About International Relations as a Social Science (IRSS)
The IRSS group is an invitation to question the way we think and we do IR, be it from a theoretical, epistemological, ontological, methodological or practical perspective. This involves developing questions and areas often overlooked, marginalised or taken for granted in the discipline, as well as problematising IR research practices, professional identities and modes of relating.
We aim to create a space open to approaches from other disciplines and to question IR's scientific status, asking what it means to study international issues from a ‘social scientific’ perspective in the 21st century.

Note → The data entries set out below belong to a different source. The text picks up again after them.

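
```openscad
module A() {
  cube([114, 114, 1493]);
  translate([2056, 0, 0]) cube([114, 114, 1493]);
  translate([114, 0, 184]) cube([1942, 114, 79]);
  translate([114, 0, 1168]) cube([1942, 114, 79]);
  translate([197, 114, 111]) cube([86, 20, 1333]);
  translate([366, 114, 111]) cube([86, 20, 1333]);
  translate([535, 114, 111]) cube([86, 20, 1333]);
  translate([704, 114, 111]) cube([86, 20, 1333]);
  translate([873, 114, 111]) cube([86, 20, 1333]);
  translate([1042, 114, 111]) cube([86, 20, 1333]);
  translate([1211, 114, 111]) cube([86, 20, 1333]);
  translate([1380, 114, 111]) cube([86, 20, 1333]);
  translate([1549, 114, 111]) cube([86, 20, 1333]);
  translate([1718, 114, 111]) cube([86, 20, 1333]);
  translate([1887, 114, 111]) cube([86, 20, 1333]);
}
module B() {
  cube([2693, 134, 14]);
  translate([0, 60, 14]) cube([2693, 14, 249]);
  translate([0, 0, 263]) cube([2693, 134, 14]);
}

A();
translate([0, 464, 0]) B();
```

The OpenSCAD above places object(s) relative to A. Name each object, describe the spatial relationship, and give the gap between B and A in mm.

The I-beam's nearest face is 330 mm from the fence section's +y face.

A is a fence section. B is an I-beam. The I-beam is on the floor beside the fence section on its +y side. The gap between the I-beam and the fence section is 330 mm.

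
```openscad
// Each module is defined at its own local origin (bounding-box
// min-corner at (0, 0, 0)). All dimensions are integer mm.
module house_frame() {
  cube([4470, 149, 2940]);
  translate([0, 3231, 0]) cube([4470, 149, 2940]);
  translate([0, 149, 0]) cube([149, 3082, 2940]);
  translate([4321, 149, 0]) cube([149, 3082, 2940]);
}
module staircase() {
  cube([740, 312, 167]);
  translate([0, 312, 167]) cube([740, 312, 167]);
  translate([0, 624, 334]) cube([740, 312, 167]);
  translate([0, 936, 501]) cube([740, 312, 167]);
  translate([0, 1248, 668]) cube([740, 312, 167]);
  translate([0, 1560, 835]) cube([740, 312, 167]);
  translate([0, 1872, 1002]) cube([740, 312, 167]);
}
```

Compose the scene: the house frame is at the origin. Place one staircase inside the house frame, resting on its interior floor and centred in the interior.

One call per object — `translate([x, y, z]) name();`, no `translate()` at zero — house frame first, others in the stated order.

house_frame();
translate([1865, 598, 0]) staircase();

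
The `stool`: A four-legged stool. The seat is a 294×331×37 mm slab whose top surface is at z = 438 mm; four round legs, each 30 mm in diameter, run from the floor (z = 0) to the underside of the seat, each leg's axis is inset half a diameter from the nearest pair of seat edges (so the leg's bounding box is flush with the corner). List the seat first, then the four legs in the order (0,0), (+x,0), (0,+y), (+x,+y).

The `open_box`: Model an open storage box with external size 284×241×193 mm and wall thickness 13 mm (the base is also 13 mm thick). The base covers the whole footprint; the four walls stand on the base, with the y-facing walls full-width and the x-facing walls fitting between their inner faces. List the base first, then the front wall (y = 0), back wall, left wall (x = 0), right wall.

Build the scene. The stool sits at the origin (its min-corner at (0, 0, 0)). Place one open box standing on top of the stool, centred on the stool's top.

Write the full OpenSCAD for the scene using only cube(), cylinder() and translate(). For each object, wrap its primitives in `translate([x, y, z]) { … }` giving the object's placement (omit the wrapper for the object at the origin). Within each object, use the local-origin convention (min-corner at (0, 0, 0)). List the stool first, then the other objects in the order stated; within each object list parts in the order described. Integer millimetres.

translate([0, 0, 401]) cube([294, 331, 37]);
translate([15, 15, 0]) cylinder(h = 401, r = 15);
translate([279, 15, 0]) cylinder(h = 401, r = 15);
translate([15, 316, 0]) cylinder(h = 401, r = 15);
translate([279, 316, 0]) cylinder(h = 401, r = 15);
translate([5, 45, 438]) {
  cube([284, 241, 13]);
  translate([0, 0, 13]) cube([284, 13, 180]);
  translate([0, 228, 13]) cube([284, 13, 180]);
  translate([0, 13, 13]) cube([13, 215, 180]);
  translate([271, 13, 13]) cube([13, 215, 180]);
}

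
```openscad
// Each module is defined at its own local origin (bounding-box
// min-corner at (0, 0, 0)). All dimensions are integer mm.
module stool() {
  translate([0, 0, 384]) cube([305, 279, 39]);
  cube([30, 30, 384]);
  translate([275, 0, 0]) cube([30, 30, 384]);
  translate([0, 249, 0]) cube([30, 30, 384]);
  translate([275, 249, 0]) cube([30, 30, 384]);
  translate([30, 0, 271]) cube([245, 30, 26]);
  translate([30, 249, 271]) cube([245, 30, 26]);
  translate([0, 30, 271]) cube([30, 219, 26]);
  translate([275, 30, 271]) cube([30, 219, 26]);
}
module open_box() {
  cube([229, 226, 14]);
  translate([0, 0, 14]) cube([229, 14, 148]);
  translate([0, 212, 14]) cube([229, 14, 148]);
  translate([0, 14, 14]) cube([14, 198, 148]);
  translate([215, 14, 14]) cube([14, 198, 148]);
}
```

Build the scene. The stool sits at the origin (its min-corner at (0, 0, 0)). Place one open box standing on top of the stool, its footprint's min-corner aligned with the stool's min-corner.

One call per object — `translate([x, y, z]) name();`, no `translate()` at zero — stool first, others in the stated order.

stool();
translate([0, 0, 423]) open_box();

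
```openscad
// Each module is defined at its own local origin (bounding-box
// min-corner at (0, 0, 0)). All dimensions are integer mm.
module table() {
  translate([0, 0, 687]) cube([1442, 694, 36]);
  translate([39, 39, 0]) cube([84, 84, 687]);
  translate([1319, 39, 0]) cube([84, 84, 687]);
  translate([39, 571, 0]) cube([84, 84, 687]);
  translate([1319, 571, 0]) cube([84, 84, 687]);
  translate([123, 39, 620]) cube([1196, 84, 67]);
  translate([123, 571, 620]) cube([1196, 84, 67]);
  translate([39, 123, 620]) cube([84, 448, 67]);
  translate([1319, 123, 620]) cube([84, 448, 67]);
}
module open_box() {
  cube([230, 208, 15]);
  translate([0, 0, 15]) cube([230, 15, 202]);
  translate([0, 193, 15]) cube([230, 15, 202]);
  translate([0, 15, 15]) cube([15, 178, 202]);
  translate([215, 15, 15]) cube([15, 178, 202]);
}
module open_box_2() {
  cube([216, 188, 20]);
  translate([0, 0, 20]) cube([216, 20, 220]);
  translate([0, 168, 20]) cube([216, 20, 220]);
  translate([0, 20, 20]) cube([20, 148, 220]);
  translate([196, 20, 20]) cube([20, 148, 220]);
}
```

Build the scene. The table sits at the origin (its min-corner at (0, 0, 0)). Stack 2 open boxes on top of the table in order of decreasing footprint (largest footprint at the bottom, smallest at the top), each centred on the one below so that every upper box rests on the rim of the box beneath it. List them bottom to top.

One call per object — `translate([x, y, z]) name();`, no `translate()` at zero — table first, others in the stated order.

table();
translate([606, 243, 723]) open_box();
translate([613, 253, 940]) open_box_2();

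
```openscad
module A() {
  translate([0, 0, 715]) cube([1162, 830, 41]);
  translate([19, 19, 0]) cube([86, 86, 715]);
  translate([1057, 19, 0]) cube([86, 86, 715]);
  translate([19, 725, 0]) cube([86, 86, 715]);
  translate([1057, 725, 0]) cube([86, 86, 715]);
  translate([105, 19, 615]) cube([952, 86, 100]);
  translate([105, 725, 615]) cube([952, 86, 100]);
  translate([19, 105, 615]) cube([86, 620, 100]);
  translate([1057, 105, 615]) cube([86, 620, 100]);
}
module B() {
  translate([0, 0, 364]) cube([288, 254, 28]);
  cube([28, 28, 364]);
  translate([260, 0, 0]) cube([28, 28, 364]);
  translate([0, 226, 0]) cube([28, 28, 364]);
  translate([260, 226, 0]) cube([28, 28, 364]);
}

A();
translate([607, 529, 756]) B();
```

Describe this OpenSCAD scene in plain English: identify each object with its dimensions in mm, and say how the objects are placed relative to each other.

A is a rectangular dining table. The top is 1162×830×41 mm with its upper surface at z = 756 mm. It stands on four 86×86 mm square legs, each inset 19 mm from the nearest pair of top edges, running from the floor to the underside of the top. Four apron rails, 86 mm thick and 100 mm tall, run between adjacent legs with their top edges flush with the underside of the top and their outer faces flush with the legs' outer faces.

B is a simple wooden stool: a rectangular seat 288 mm (x) by 254 mm (y), 28 mm thick, top face at z = 392 mm, on four square legs, each 28×28 mm in cross-section. The legs rest on z = 0, each flush with a corner of the seat.

The stool is on top of the table.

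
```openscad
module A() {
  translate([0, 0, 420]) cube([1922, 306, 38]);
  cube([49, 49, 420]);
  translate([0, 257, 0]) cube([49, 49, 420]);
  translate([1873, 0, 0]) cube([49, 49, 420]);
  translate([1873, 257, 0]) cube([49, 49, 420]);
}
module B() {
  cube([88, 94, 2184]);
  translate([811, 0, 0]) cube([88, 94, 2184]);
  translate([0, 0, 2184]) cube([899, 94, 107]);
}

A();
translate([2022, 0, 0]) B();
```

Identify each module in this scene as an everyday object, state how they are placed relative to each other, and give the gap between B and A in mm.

The door frame's nearest face is 100 mm from the bench's +x face.

A is a bench. B is a door frame. The door frame is on the floor beside the bench on its +x side. The gap between the door frame and the bench is 100 mm.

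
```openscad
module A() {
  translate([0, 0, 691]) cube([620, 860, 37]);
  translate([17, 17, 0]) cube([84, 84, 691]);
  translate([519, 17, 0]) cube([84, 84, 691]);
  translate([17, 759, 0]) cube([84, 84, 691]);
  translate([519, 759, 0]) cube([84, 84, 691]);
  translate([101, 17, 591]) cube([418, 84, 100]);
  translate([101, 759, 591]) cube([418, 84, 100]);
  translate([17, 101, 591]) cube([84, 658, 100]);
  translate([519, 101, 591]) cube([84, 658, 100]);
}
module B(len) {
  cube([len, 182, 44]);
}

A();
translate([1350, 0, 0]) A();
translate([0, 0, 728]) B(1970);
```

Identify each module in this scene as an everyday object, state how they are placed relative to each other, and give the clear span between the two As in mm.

Second table starts at x = 1350; first ends at x = 620; clear span = 1350 − 620 = 730 mm.

A is a table. B is a beam. A beam spans the tops of two tables. The clear span between the two tables is 730 mm.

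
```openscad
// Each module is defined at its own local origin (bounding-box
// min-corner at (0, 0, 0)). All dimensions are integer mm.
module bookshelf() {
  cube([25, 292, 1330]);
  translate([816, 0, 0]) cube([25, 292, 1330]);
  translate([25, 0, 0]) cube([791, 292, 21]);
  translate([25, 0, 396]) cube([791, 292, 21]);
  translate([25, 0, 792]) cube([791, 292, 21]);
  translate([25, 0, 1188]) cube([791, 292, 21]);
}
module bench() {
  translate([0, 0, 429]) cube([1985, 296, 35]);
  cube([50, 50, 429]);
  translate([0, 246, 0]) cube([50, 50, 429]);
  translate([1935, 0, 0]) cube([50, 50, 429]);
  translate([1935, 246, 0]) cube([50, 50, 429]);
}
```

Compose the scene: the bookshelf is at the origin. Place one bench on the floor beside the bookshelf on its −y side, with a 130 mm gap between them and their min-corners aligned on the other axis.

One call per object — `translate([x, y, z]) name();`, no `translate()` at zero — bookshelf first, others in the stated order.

bookshelf();
translate([0, -426, 0]) bench();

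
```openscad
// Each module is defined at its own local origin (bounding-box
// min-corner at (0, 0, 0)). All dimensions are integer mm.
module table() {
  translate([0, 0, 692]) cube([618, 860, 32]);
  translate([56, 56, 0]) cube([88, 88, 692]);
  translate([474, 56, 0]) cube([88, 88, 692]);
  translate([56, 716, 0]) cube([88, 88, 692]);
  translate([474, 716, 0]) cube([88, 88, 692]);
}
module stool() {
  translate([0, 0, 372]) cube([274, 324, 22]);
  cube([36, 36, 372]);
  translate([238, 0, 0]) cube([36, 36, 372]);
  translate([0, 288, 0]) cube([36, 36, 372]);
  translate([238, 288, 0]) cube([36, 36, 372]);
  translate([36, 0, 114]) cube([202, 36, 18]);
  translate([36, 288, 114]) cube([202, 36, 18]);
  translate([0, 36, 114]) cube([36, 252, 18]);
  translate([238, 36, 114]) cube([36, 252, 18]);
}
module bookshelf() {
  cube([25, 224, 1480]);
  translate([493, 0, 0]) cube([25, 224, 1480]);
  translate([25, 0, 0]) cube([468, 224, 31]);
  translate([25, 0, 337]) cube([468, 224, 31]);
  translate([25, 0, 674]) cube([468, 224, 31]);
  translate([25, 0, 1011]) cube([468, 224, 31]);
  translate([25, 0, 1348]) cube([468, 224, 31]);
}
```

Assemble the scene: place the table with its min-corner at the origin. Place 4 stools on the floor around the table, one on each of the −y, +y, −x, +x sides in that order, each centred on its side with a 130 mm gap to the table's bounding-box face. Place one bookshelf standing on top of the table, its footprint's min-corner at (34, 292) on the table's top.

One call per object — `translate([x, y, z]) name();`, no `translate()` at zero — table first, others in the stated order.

table();
translate([172, -454, 0]) stool();
translate([172, 990, 0]) stool();
translate([-404, 268, 0]) stool();
translate([748, 268, 0]) stool();
translate([34, 292, 724]) bookshelf();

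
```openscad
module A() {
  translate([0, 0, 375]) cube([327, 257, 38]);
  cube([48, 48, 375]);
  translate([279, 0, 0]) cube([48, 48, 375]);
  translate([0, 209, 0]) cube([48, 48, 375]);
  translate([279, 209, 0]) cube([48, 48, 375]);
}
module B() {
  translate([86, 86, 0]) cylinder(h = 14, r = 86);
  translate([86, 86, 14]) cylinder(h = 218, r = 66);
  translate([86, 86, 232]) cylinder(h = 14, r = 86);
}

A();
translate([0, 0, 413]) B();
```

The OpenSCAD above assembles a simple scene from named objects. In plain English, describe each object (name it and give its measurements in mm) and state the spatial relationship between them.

A is a four-legged stool. The seat is a 327×257×38 mm slab whose top surface is at z = 413 mm; four square legs, each 48×48 mm in cross-section, run from the floor (z = 0) to the underside of the seat, each flush with a corner of the seat.

B is a spool: two coaxial disc flanges of radius 86 mm and thickness 14 mm, joined by a core cylinder of radius 66 mm and height 218 mm. The lower flange rests on z = 0 and the three cylinders share a vertical axis.

The spool is on top of the stool.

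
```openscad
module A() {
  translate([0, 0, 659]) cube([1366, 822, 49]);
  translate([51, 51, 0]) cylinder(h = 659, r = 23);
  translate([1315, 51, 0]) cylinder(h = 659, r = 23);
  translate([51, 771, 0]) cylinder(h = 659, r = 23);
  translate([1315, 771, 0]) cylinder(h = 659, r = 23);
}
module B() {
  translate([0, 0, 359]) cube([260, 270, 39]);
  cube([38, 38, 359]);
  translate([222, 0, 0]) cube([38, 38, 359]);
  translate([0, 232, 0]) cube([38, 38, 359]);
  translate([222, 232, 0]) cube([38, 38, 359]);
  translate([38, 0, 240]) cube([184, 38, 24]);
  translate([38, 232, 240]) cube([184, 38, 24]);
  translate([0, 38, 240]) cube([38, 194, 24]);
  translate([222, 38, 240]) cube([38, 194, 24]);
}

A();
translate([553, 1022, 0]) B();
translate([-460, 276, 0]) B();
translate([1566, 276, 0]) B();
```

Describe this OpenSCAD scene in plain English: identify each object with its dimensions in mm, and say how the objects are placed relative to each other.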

From this perspective, we also aim to highlight IR’s epistemological assumptions and its social, economic or political underpinnings in order to foster conversations about the professional concerns IR scholars and students may face.
In addition to sponsoring panels at the BISA annual conference, the convenors actively welcome proposals for workshops or collaborations that further debates around these questions. To become a member of our working group, please visit the 'become a member' page for more information.
Past events hosted/sponsored by the working group include:
- Panel: ‘Assessing and Expanding IR cognitive frameworks: 100 years and beyond’, BISA annual conference, London, 2019.
- Workshop: ‘Performing Utopia: Discourses of Love, Compassion and More in International Relations’, Queen Mary University of London, May 2018.
- Panel: ‘Diversifying IR: Problems and Progress
within the Taught and Published Discipline’ BISA annual conference, Bath, 2018.
- Workshop ‘The World at the Door: When the Local and Everyday are International’, London School of Economics, November 2017.